Les risques de fraude ont bien évidemment des conséquences sur les comportements des consommateurs lors de leurs achats, tant en magasin qu’en ligne. Ainsi, 25% des consommateurs au niveau mondial et 27% des consommateurs français se sentent aujourd’hui plus en danger durant leurs achats par rapport à il y a dix ans, eu égard notamment aux risques accrus liés à la fraude au paiement. Dès lors, ils choisissent des magasins équipés d’importants dispositifs de sécurité pour leurs achats en magasin et acceptent des méthodes d’authentification renforcée pour leurs achats en ligne.
2. Les différents types de fraudes
Il existe différents types de fraude : la fraude au paiement, la cybercriminalité et la fuite des données.
La fraude au paiement
La directive sur les services de paiement (DSP2), entrée en application le 13 janvier 2018, a instauré des normes de sécurité plus strictes pour les paiements en ligne, afin de renforcer la confiance des consommateurs dans leurs achats en ligne. En d’autres termes, grâce à la DSP2, les consommateurs devaient être mieux protégés lorsqu’ils effectuaient des paiements ou des transactions électroniques. Toutefois, nous observons une augmentation de la fraude car, comme le souligne l’Observatoire de la sécurité des moyens de paiement de la Banque de France, les fraudeurs cherchent à contourner l’authentification forte en développant de nouvelles techniques de fraude, s’appuyant notamment sur la manipulation des victimes. Cette technique de fraude par manipulation qui consiste à pousser les victimes à faire valider des opérations frauduleuses à leur insu par exemple, n’est pas encore enrayée.

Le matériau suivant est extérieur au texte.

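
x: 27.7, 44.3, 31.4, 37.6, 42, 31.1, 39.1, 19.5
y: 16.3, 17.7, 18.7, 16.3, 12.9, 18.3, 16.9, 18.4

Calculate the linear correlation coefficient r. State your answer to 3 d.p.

n = 8, Σx = 272.7, Σy = 135.5, Σx² = 9769.77, Σy² = 2319.83, Σxy = 4566.2
nΣxy − ΣxΣy = 36529.6 − 36950.85 = -421.25
nΣx² − (Σx)² = 78158.16 − 74365.29 = 3792.87; nΣy² − (Σy)² = 18558.64 − 18360.25 = 198.39
r = -421.25 / √(3792.87 × 198.39) = -421.25 / 867.4488 ≈ -0.486

-0.486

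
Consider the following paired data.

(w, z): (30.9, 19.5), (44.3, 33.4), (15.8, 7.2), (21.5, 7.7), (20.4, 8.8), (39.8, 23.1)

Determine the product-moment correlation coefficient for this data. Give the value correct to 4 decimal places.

n = 6, Σw = 172.7, Σz = 99.7, Σw² = 5629.39, Σz² = 2217.99, Σwz = 3460.38
nΣwz − ΣwΣz = 20762.28 − 17218.19 = 3544.09
nΣw² − (Σw)² = 33776.34 − 29825.29 = 3951.05; nΣz² − (Σz)² = 13307.94 − 9940.09 = 3367.85
r = 3544.09 / √(3951.05 × 3367.85) = 3544.09 / 3647.8136 ≈ 0.9716

0.9716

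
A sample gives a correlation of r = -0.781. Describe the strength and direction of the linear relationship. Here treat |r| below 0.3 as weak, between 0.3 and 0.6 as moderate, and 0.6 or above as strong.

strong negative

r = -0.781 < 0 so the relationship is negative.
|r| = 0.781, which falls in the strong range.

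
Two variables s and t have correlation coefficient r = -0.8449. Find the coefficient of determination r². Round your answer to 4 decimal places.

0.7139

r² = (-0.8449)² = 0.7139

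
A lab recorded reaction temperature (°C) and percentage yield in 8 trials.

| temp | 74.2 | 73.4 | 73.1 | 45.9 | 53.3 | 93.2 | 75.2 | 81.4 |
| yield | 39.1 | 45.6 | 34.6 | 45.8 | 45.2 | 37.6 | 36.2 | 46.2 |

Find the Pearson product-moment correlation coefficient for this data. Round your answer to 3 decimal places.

n = 8, Σx = 569.7, Σy = 330.3, Σx² = 42151.75, Σy² = 13804.65, Σxy = 23276.14
nΣxy − ΣxΣy = 186209.12 − 188171.91 = -1962.79
nΣx² − (Σx)² = 337214 − 324558.09 = 12655.91; nΣy² − (Σy)² = 110437.2 − 109098.09 = 1339.11
r = -1962.79 / √(12655.91 × 1339.11) = -1962.79 / 4116.7530 ≈ -0.477

-0.477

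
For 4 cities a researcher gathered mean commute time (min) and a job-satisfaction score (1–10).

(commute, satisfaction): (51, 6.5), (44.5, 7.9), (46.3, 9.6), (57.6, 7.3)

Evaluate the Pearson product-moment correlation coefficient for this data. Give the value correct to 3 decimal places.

n = 4, Σx = 199.4, Σy = 31.3, Σx² = 10042.7, Σy² = 250.11, Σxy = 1548.01
nΣxy − ΣxΣy = 6192.04 − 6241.22 = -49.18
nΣx² − (Σx)² = 40170.8 − 39760.36 = 410.44; nΣy² − (Σy)² = 1000.44 − 979.69 = 20.75
r = -49.18 / √(410.44 × 20.75) = -49.18 / 92.2856 ≈ -0.533

-0.533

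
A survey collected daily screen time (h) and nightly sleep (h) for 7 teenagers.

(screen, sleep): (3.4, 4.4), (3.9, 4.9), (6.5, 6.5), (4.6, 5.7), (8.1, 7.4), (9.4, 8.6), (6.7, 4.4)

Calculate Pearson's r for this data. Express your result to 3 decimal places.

n = 7, Σx = 42.6, Σy = 41.9, Σx² = 289.04, Σy² = 266.19, Σxy = 272.8
nΣxy − ΣxΣy = 1909.6 − 1784.94 = 124.66
nΣx² − (Σx)² = 2023.28 − 1814.76 = 208.52; nΣy² − (Σy)² = 1863.33 − 1755.61 = 107.72
r = 124.66 / √(208.52 × 107.72) = 124.66 / 149.8725 ≈ 0.832

0.832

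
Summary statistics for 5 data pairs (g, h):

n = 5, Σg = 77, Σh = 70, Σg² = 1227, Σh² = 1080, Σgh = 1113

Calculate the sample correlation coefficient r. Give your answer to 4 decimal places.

r = (nΣgh − ΣgΣh) / √[(nΣg² − (Σg)²)(nΣh² − (Σh)²)]
Numerator: 5×1113 − 77×70 = 175
Denominator: √[(6135 − 5929)(5400 − 4900)] = √[206 × 500] = 320.9361
r = 175 / 320.9361 ≈ 0.5453

0.5453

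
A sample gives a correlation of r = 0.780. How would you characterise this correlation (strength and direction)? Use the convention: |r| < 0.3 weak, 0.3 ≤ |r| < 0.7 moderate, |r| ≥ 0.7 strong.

strong positive

r = 0.780 > 0 so the relationship is positive.
|r| = 0.780, which falls in the strong range.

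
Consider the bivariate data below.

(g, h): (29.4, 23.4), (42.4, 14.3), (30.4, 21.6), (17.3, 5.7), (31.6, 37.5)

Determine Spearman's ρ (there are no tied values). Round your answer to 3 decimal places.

Rank g: 2, 5, 3, 1, 4
Rank h: 4, 2, 3, 1, 5
d = rank(g) − rank(h): -2, 3, 0, 0, -1; Σd² = 14
ρ = 1 − 6Σd² / [n(n²−1)] = 1 − 6×14 / (5×24) = 1 − 84/120 ≈ 0.300

0.300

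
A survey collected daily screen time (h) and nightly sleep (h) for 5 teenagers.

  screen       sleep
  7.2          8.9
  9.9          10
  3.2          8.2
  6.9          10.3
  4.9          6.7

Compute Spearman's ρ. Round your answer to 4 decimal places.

0.6000

Rank screen: 4, 5, 1, 3, 2
Rank sleep: 3, 4, 2, 5, 1
d = rank(screen) − rank(sleep): 1, 1, -1, -2, 1; Σd² = 8
ρ = 1 − 6Σd² / [n(n²−1)] = 1 − 6×8 / (5×24) = 1 − 48/120 ≈ 0.6000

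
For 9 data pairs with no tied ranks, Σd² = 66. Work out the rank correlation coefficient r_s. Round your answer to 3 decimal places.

0.450

ρ = 1 − 6Σd² / [n(n²−1)] = 1 − 6×66 / (9×80)
  = 1 − 396/720 = 1 − 0.5500 ≈ 0.450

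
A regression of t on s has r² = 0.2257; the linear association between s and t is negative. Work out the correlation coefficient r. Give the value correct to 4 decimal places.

-0.4751

|r| = √0.2257 = 0.4751
The association is negative, so r = −0.4751.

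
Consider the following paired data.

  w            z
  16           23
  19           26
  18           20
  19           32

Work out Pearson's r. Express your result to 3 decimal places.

0.552

n = 4, Σw = 72, Σz = 101, Σw² = 1302, Σz² = 2629, Σwz = 1830
nΣwz − ΣwΣz = 7320 − 7272 = 48
nΣw² − (Σw)² = 5208 − 5184 = 24; nΣz² − (Σz)² = 10516 − 10201 = 315
r = 48 / √(24 × 315) = 48 / 86.9483 ≈ 0.552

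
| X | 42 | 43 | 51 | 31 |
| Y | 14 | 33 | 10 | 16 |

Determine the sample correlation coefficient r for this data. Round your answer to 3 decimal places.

-0.139

n = 4, ΣX = 167, ΣY = 73, ΣX² = 7175, ΣY² = 1641, ΣXY = 3013
nΣXY − ΣXΣY = 12052 − 12191 = -139
nΣX² − (ΣX)² = 28700 − 27889 = 811; nΣY² − (ΣY)² = 6564 − 5329 = 1235
r = -139 / √(811 × 1235) = -139 / 1000.7922 ≈ -0.139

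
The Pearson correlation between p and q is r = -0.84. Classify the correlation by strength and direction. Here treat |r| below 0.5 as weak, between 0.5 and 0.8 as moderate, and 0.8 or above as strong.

r = -0.84 < 0 so the relationship is negative.
|r| = 0.84, which falls in the strong range.

strong negative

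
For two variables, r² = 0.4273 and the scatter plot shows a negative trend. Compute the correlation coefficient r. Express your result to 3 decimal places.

-0.654

|r| = √0.4273 = 0.654
The association is negative, so r = −0.654.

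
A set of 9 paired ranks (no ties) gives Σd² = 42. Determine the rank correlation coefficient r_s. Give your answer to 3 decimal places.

0.650

ρ = 1 − 6Σd² / [n(n²−1)] = 1 − 6×42 / (9×80)
  = 1 − 252/720 = 1 − 0.3500 ≈ 0.650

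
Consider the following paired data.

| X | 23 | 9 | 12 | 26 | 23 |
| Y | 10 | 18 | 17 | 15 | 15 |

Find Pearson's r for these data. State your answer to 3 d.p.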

La fraude au paiement se produit lorsqu’une personne se sert intentionnellement d’informations fausses ou dérobées pour effectuer un achat. Par exemple, les fraudeurs peuvent créer de faux chèques, utiliser des informations d’une carte bancaire volée pour régler leurs achats.
Le secteur du commerce de détail est particulièrement vulnérable à ce type de fraude eu égard au volume de transactions traitées et au manque parfois de ressources nécessaires pour procéder à une vérification minutieuse de chaque paiement.
En outre, la fraude peut entraîner des conséquences graves pour les entreprises du commerce de détail comme des pertes financières importantes, une atteinte à leur réputation, un risque de non-conformité avec les réglementations et les normes du secteur, …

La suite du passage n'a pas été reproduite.